Wattie finished his tune conscientiously. To Balnillo, impotent in the hurricane of braying reeds, each note that kept him dumb was a new insult, and he could see the knowledge of that fact in the piper’s face. As the music ceased, the beggar swept off his bonnet, displaying his disreputable bald head, and bowed like the sovereign of some jovial and misgoverned kingdom. The yellow dog’s attitude forbade Balnillo’s nearer approach.

“Go!” shouted the judge, pointing a shaking forefinger into space. “Out with you instantly!Is my house to be turned into a house of call for every thief and vagabond in Scotland? Have I not forbidden you my gates? Begone from here immediately, or I will send for my men to cudgel you out!”

But he leaped back, for he had taken a step forward in his excitement, and the yellow cur’s teeth were bare.

“A’m seekin’ the painter-laddie,” said the beggar, giving the dog a good-humoured cuff.

“Away with you!” cried the other, unheeding. “You are a plague to the neighbourhood. I will have you put in Montrose jail! To-morrow, I promise you, you will find yourself where you cannot make gentlemen’s houses into pandemoniums with your noise.”

“A’d like Brechin better,” rejoined the beggar; “it’s couthier in there.”

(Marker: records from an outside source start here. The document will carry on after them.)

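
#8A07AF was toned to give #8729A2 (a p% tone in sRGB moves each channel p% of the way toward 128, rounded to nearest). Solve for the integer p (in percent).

28%

#8A07AF is rgb(138, 7, 175); #8729A2 is rgb(135, 41, 162).
On the G channel (widest range): 41 ≈ 7 + (p/100)(128 − 7), so p ≈ 100×(41 − 7)/(128 − 7) = 3400/121 = 28.10.
p = 28 reproduces all three channels after rounding.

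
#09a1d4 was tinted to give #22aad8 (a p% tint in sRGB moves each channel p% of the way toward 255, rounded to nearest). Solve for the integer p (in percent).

10%

#09a1d4 is rgb(9, 161, 212); #22aad8 is rgb(34, 170, 216).
On the R channel (widest range): 34 ≈ 9 + (p/100)(255 − 9), so p ≈ 100×(34 − 9)/(255 − 9) = 2500/246 = 10.16.
p = 10 reproduces all three channels after rounding.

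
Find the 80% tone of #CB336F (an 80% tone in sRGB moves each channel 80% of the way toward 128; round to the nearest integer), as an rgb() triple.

rgb(143, 113, 125)

#CB336F is rgb(203, 51, 111).
An 80% tone moves each channel 80% toward 128:
  R: 203 − 60 = 143 → 143
  G: 51 + 0.8×(128−51) = 51 + 61.6 = 112.6 → 113
  B: 111 + 0.8×(128−111) = 111 + 13.6 = 124.6 → 125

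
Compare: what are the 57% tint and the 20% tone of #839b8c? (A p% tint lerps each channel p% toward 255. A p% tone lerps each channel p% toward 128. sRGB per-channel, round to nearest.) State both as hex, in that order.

#839b8c is rgb(131, 155, 140).
57% tint:
  R: 131 + 0.57×(255−131) = 131 + 70.68 = 201.68 → 202
  G: 155 + 57 = 212 → 212
  B: 140 + 0.57×(255−140) = 140 + 65.55 = 205.55 → 206
  → #cad4ce
20% tone:
  R: 131 + 0.2×(128−131) = 131 − 0.6 = 130.4 → 130
  G: 155 + 0.2×(128−155) = 155 − 5.4 = 149.6 → 150
  B: 140 − 2.4 = 137.6 → 138
  → #82968a

#cad4ce, #82968a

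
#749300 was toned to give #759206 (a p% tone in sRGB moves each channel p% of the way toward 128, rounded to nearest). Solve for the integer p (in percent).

#749300 is rgb(116, 147, 0); #759206 is rgb(117, 146, 6).
On the B channel (widest range): 6 ≈ 0 + (p/100)(128 − 0), so p ≈ 100×(6 − 0)/(128 − 0) = 600/128 = 4.69.
p = 5 reproduces all three channels after rounding.

5%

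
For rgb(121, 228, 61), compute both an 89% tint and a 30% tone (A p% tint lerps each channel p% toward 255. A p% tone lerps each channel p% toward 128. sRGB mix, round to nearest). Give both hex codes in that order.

89% tint:
  R: 121 + 119.26 = 240.26 → 240
  G: 228 + 0.89×(255−228) = 228 + 24.03 = 252.03 → 252
  B: 61 + 172.66 = 233.66 → 234
  → #F0FCEA
30% tone:
  R: 121 + 0.3×(128−121) = 121 + 2.1 = 123.1 → 123
  G: 228 − 30 = 198 → 198
  B: 61 + 0.3×(128−61) = 61 + 20.1 = 81.1 → 81
  → #7BC651

#F0FCEA, #7BC651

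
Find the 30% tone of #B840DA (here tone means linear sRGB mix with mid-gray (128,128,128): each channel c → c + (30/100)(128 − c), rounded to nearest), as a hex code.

#A753BF

#B840DA is rgb(184, 64, 218).
A 30% tone moves each channel 30% toward 128:
  R: 184 + 0.3×(128−184) = 184 − 16.8 = 167.2 → 167
  G: 64 + 19.2 = 83.2 → 83
  B: 218 − 27 = 191 → 191
rgb(167, 83, 191) = #A753BF.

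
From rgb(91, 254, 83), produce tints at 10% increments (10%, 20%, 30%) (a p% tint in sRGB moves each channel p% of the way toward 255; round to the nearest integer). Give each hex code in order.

#6BFE64, #7CFE75, #8CFE87

10%: (91 + 16.4 = 107.4→107, 254→254, 83 + 17.2 = 100.2→100) → #6BFE64
20%: (91 + 32.8 = 123.8→124, 254→254, 83 + 34.4 = 117.4→117) → #7CFE75
30%: (91 + 49.2 = 140.2→140, 254→254, 83 + 51.6 = 134.6→135) → #8CFE87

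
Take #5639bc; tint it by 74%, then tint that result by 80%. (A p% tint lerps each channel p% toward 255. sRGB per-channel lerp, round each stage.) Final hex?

#5639bc is rgb(86, 57, 188).
A 74% tint moves each channel 74% toward 255:
  R: 86 + 125.06 = 211.06 → 211
  G: 57 + 0.74×(255−57) = 57 + 146.52 = 203.52 → 204
  B: 188 + 0.74×(255−188) = 188 + 49.58 = 237.58 → 238
After the tint: rgb(211, 204, 238) = #d3ccee.
Lerp each channel 80% toward 255:
  R: 211 + 0.8×(255−211) = 211 + 35.2 = 246.2 → 246
  G: 204 + 0.8×(255−204) = 204 + 40.8 = 244.8 → 245
  B: 238 + 0.8×(255−238) = 238 + 13.6 = 251.6 → 252
rgb(246, 245, 252) = #f6f5fc.

#f6f5fc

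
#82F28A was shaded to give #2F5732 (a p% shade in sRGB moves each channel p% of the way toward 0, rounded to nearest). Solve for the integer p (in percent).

64%

#82F28A is rgb(130, 242, 138); #2F5732 is rgb(47, 87, 50).
On the G channel (widest range): 87 ≈ 242 + (p/100)(0 − 242), so p ≈ 100×(87 − 242)/(0 − 242) = -15500/-242 = 64.05.
p = 64 reproduces all three channels after rounding.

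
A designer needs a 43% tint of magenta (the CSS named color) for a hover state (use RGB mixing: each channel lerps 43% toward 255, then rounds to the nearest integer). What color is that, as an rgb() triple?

rgb(255, 110, 255)

CSS magenta is rgb(255, 0, 255).
Lerp each channel 43% toward 255:
  R: 255 + 0 = 255 → 255
  G: 0 + 0.43×(255−0) = 0 + 109.65 = 109.65 → 110
  B: 255 + 0 = 255 → 255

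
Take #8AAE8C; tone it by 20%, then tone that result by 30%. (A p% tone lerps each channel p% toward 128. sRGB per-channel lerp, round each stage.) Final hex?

#869A87

#8AAE8C is rgb(138, 174, 140).
A 20% tone moves each channel 20% toward 128:
  R: 138 − 2 = 136 → 136
  G: 174 + 0.2×(128−174) = 174 − 9.2 = 164.8 → 165
  B: 140 + 0.2×(128−140) = 140 − 2.4 = 137.6 → 138
After the tone: rgb(136, 165, 138) = #88A58A.
Lerp each channel 30% toward 128:
  R: 136 − 2.4 = 133.6 → 134
  G: 165 + 0.3×(128−165) = 165 − 11.1 = 153.9 → 154
  B: 138 − 3 = 135 → 135
rgb(134, 154, 135) = #869A87.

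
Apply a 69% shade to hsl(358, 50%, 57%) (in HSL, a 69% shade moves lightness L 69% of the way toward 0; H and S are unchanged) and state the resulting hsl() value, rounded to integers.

L moves 69% from 57 toward 0: 57 − 39.33 = 17.67 → 18.
H and S are unchanged.

hsl(358, 50%, 18%)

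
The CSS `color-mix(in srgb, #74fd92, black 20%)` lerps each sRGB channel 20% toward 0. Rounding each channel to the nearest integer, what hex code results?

#5dca75

#74fd92 is rgb(116, 253, 146).
Lerp each channel 20% toward 0:
  R: 116 + 0.2×(0−116) = 116 − 23.2 = 92.8 → 93
  G: 253 − 50.6 = 202.4 → 202
  B: 146 − 29.2 = 116.8 → 117
rgb(93, 202, 117) = #5dca75.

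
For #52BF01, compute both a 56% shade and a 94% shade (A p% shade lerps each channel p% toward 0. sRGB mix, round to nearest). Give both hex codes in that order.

#52BF01 is rgb(82, 191, 1).
56% shade:
  R: 82 − 45.92 = 36.08 → 36
  G: 191 + 0.56×(0−191) = 191 − 106.96 = 84.04 → 84
  B: 1 + 0.56×(0−1) = 1 − 0.56 = 0.44 → 0
  → #245400
94% shade:
  R: 82 − 77.08 = 4.92 → 5
  G: 191 + 0.94×(0−191) = 191 − 179.54 = 11.46 → 11
  B: 1 − 0.94 = 0.06 → 0
  → #050B00

#245400, #050B00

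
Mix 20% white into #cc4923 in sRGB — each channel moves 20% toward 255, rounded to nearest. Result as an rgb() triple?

rgb(214, 109, 79)

#cc4923 is rgb(204, 73, 35).
A 20% tint moves each channel 20% toward 255:
  R: 204 + 0.2×(255−204) = 204 + 10.2 = 214.2 → 214
  G: 73 + 0.2×(255−73) = 73 + 36.4 = 109.4 → 109
  B: 35 + 0.2×(255−35) = 35 + 44 = 79 → 79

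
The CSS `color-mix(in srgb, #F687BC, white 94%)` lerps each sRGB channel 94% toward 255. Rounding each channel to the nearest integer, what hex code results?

#FEF8FB

#F687BC is rgb(246, 135, 188).
Per channel, c → c + 0.94(255 − c):
  R: 246 + 8.46 = 254.46 → 254
  G: 135 + 112.8 = 247.8 → 248
  B: 188 + 0.94×(255−188) = 188 + 62.98 = 250.98 → 251
rgb(254, 248, 251) = #FEF8FB.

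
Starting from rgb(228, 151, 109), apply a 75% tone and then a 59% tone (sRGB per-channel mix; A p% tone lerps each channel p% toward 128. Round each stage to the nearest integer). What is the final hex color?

Per channel, c → c + 0.75(128 − c):
  R: 228 − 75 = 153 → 153
  G: 151 − 17.25 = 133.75 → 134
  B: 109 + 14.25 = 123.25 → 123
After the tone: rgb(153, 134, 123) = #99867B.
Per channel, c → c + 0.59(128 − c):
  R: 153 − 14.75 = 138.25 → 138
  G: 134 + 0.59×(128−134) = 134 − 3.54 = 130.46 → 130
  B: 123 + 0.59×(128−123) = 123 + 2.95 = 125.95 → 126
rgb(138, 130, 126) = #8A827E.

#8A827E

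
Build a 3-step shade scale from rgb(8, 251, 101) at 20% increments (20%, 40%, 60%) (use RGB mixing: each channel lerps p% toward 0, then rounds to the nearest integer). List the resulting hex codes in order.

#06C951, #05973D, #036428

20%: (8 − 1.6 = 6.4→6, 251 − 50.2 = 200.8→201, 101 − 20.2 = 80.8→81) → #06C951
40%: (8 − 3.2 = 4.8→5, 251 − 100.4 = 150.6→151, 101 − 40.4 = 60.6→61) → #05973D
60%: (8 − 4.8 = 3.2→3, 251 − 150.6 = 100.4→100, 101 − 60.6 = 40.4→40) → #036428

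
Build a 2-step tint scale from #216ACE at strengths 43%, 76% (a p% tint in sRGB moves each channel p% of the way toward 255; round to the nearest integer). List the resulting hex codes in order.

#80AAE3, #CADBF3

#216ACE is rgb(33, 106, 206).
43%: (33 + 95.46 = 128.46→128, 106 + 64.07 = 170.07→170, 206 + 21.07 = 227.07→227) → #80AAE3
76%: (33 + 168.72 = 201.72→202, 106 + 113.24 = 219.24→219, 206 + 37.24 = 243.24→243) → #CADBF3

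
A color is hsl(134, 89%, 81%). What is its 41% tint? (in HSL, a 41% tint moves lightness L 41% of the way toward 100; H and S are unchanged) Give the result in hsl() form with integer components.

hsl(134, 89%, 89%)

L moves 41% from 81 toward 100: 81 + 7.79 = 88.79 → 89.
H and S are unchanged.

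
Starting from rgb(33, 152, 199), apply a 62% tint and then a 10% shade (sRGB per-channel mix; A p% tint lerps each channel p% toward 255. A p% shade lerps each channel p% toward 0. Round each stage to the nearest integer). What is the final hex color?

#9AC2D3

A 62% tint moves each channel 62% toward 255:
  R: 33 + 137.64 = 170.64 → 171
  G: 152 + 0.62×(255−152) = 152 + 63.86 = 215.86 → 216
  B: 199 + 34.72 = 233.72 → 234
After the tint: rgb(171, 216, 234) = #ABD8EA.
Per channel, c → c + 0.1(0 − c):
  R: 171 + 0.1×(0−171) = 171 − 17.1 = 153.9 → 154
  G: 216 − 21.6 = 194.4 → 194
  B: 234 + 0.1×(0−234) = 234 − 23.4 = 210.6 → 211
rgb(154, 194, 211) = #9AC2D3.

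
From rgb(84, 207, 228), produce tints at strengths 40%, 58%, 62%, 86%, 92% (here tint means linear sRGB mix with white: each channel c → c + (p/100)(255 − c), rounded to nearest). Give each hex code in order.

40%: (84 + 68.4 = 152.4→152, 207 + 19.2 = 226.2→226, 228 + 10.8 = 238.8→239) → #98e2ef
58%: (84 + 99.18 = 183.18→183, 207 + 27.84 = 234.84→235, 228 + 15.66 = 243.66→244) → #b7ebf4
62%: (84 + 106.02 = 190.02→190, 207 + 29.76 = 236.76→237, 228 + 16.74 = 244.74→245) → #beedf5
86%: (84 + 147.06 = 231.06→231, 207 + 41.28 = 248.28→248, 228 + 23.22 = 251.22→251) → #e7f8fb
92%: (84 + 157.32 = 241.32→241, 207 + 44.16 = 251.16→251, 228 + 24.84 = 252.84→253) → #f1fbfd

#98e2ef, #b7ebf4, #beedf5, #e7f8fb, #f1fbfd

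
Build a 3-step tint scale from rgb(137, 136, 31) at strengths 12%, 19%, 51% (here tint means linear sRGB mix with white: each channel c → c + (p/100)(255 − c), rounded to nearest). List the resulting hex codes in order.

#97963a, #9f9f4a, #c5c591

12%: (137 + 14.16 = 151.16→151, 136 + 14.28 = 150.28→150, 31 + 26.88 = 57.88→58) → #97963a
19%: (137 + 22.42 = 159.42→159, 136 + 22.61 = 158.61→159, 31 + 42.56 = 73.56→74) → #9f9f4a
51%: (137 + 60.18 = 197.18→197, 136 + 60.69 = 196.69→197, 31 + 114.24 = 145.24→145) → #c5c591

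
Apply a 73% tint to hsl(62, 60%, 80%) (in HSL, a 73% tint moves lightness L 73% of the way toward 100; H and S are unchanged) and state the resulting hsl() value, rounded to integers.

L moves 73% from 80 toward 100: 80 + 14.6 = 94.6 → 95.
H and S are unchanged.

hsl(62, 60%, 95%)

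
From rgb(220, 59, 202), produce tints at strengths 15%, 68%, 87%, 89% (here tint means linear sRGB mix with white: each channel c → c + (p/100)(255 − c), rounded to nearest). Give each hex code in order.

15%: (220 + 5.25 = 225.25→225, 59 + 29.4 = 88.4→88, 202 + 7.95 = 209.95→210) → #E158D2
68%: (220 + 23.8 = 243.8→244, 59 + 133.28 = 192.28→192, 202 + 36.04 = 238.04→238) → #F4C0EE
87%: (220 + 30.45 = 250.45→250, 59 + 170.52 = 229.52→230, 202 + 46.11 = 248.11→248) → #FAE6F8
89%: (220 + 31.15 = 251.15→251, 59 + 174.44 = 233.44→233, 202 + 47.17 = 249.17→249) → #FBE9F9

#E158D2, #F4C0EE, #FAE6F8, #FBE9F9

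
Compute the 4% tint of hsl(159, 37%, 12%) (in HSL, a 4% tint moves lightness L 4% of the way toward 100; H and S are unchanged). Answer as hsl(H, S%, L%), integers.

hsl(159, 37%, 16%)

L moves 4% from 12 toward 100: 12 + 3.52 = 15.52 → 16.
H and S are unchanged.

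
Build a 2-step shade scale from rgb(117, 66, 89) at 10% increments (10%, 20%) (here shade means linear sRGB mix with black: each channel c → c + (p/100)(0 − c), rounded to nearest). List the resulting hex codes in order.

#693b50, #5e3547

10%: (117 − 11.7 = 105.3→105, 66 − 6.6 = 59.4→59, 89 − 8.9 = 80.1→80) → #693b50
20%: (117 − 23.4 = 93.6→94, 66 − 13.2 = 52.8→53, 89 − 17.8 = 71.2→71) → #5e3547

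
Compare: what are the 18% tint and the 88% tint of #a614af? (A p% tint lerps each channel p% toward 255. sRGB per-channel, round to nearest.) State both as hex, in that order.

#b63ebd, #f4e3f5

#a614af is rgb(166, 20, 175).
18% tint:
  R: 166 + 0.18×(255−166) = 166 + 16.02 = 182.02 → 182
  G: 20 + 42.3 = 62.3 → 62
  B: 175 + 0.18×(255−175) = 175 + 14.4 = 189.4 → 189
  → #b63ebd
88% tint:
  R: 166 + 0.88×(255−166) = 166 + 78.32 = 244.32 → 244
  G: 20 + 0.88×(255−20) = 20 + 206.8 = 226.8 → 227
  B: 175 + 70.4 = 245.4 → 245
  → #f4e3f5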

Balnillo was a humane man, and he prided himself, as all the world knew, on some improvements he had suggested in the Montrose prison. He was speechless.

“Ay,” continued Wattie, “a’m thinkin’ you’ve sent mony a better man than mysel’ to the tolbooth. But, dod! a’m no mindin’ that. A’m asking ye,whaur’s the painter-lad?”

One of Balnillo’s fatal qualities was his power of turning in mid-career of wrath or eloquence to daily with side-issues.

He swallowed the fury rising to his lips.

“What! Mr. Flemington?” he stammered. “What do you want of Mr. Flemington?”

“Is yon what they ca’ him? Well, a’m no seekin’ onything o’ him. It’s him that’s seekin’ me.”

Astonishment put everything else out of Balnillo’s mind. He glared at the intruder, his lips pursed, his fingers working.

“He tell’t me to come in-by to the muckle hoose and speer for him,” said the other. “There was a sang he was needin’. He was seekin’ to lairn it, for he liket it fine, an’ he tell’t me to come awa’ to the hoose and lairn him. Dod! maybe he’s forgotten. Callants like him’s whiles sweer to mind what they say, but auld stocks like you an’ me’s got mair sense.”

“I do not believe a word of it,” protested Balnillo.

“Hoots! ye’ll hae to try, or the puir lad ’ll no get his sang,” exclaimed Skirling Wattie, smiling broadly. “Just you cry on him to come down the stair, an’ we’ll awa’ ahint the back o’ yon wa’, an’ a’ll lairn him the music! It’s this way.”

He unscrewed the chanter and blew a few piercing notes. The sound flew into the judge’s face like the impact of a shower of pebbles. He clapped his hands to his ears.

“I tell you Mr. Flemington is not here!” he bawled, raising his voice above the din. “He is gone. He is at Ardguys by this time.”

“Man, is yon true? Ye’re no leein’?” exclaimed Wattie, dropping his weapon.

“Is yon the way to speak to his lordship?” said the deep voice of Andrew Robieson, whohad come up silently, his arms full of wood, behind the beggar’s cart.

“Turn this vagabond away!” exclaimed Balnillo, almost beside himself. “Send for the men; bring a horsewhip from the stable! Impudent rogue! Go, Robieson—quick, man!”

But Wattie’s switch was in his hand, and the dogs were already turning; before the elder had time to reach the stables, he had passed out under the clock and was disappearing between the trees of the avenue. He had learned what he wished to know, and the farther side of Brechin would be the best place for him for the next few days. He reflected that fortune had favoured him in keeping Captain Logie out of the way. There would have been no parleying with Captain Logie.